General Water Parameters out of tap:
KH 80
PH 7.8 (after sitting 7.0 before sitting)
Nitrates 5 to 10
Nitrite 0
Ammonia 0


In Tank:
KH 80
PH 7.6
Nitrates 10 to 20
Nitrite 0
Ammonia 0


I have been using Peat to try and bring down the hardness of the water to make it more in line with the desires of the fish and plants. However I have been told this isn't needed by some people, others have said that the German Blue Rams will love it. I have noticed much better colors on some fish since the peat was added with minimal impact on water parameters yet.


Currently I am using Excel and Flourish and just running the sponge filters 24/7 the flow of my tank goes across the top right to left and down and back across bottom. The setup is working well but the plants aren't doing as well as I was hoping with the Excel alone. They were having issue really getting going before the phosphiltrum addition, I know that isn't ideal to have currently but the diatoms were taking over lol.


*Anyways on to what I am looking to do:*


I want to add compressed CO2 to the tank and help it grow. I was going to go with:
-10lbs tank 
-Regulator w/ Solonoid Valve and Bubble Counter
-Mr. Aqua Turbo Diffuser 
-Drop checker
-CO2 Tubing w/ Stainless Check Valve


My Plan was to run the CO2 on the same timer as the light at 10 hours a day, with the diffuser under either the spray bar or the 500gph powerhead on the opposite side of tank.
I was going to put the sponge filters on a timer opposite schedule for 14 hours a day.


-My questions come into the effectiveness of the drop checker while I am using peat in my filter. Is it going to work or will it be inaccurate? 

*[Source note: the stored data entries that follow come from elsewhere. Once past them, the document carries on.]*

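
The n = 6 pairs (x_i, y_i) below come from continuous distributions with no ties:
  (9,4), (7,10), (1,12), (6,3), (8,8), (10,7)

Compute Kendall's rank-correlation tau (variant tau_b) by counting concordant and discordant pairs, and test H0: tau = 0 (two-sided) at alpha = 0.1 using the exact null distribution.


Step 1: Enumerate the 15 unordered pairs (i,j) with i<j and classify each by sign(x_j-x_i) * sign(y_j-y_i).
  (1,2):dx=-2,dy=+6->D; (1,3):dx=-8,dy=+8->D; (1,4):dx=-3,dy=-1->C; (1,5):dx=-1,dy=+4->D
  (1,6):dx=+1,dy=+3->C; (2,3):dx=-6,dy=+2->D; (2,4):dx=-1,dy=-7->C; (2,5):dx=+1,dy=-2->D
  (2,6):dx=+3,dy=-3->D; (3,4):dx=+5,dy=-9->D; (3,5):dx=+7,dy=-4->D; (3,6):dx=+9,dy=-5->D
  (4,5):dx=+2,dy=+5->C; (4,6):dx=+4,dy=+4->C; (5,6):dx=+2,dy=-1->D
Step 2: C = 5, D = 10, total pairs = 15.
Step 3: tau = (C - D)/(n(n-1)/2) = (5 - 10)/15 = -0.333333.
Step 4: Exact two-sided p-value (enumerate n! = 720 permutations of y under H0): p = 0.469444.
Step 5: alpha = 0.1. fail to reject H0.

tau_b = -0.3333 (C=5, D=10), p = 0.469444, fail to reject H0.


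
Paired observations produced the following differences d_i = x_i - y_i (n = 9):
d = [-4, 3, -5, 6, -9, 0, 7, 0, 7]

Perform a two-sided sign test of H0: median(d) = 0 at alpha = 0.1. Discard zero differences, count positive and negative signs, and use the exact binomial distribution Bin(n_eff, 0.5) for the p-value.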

-Should I continue to use Excel but at a slightly lower dosing? 


-Is there a "safe" rate that I can add some CO2 without running risk if the peat will not let drop checker work? *Given that I will be running air 14 hours a day


-Given that multiples of fish enjoy the peat addition I'd like to keep it but not if there is severe risk.


-General comments about my setup welcome


Thanks


----------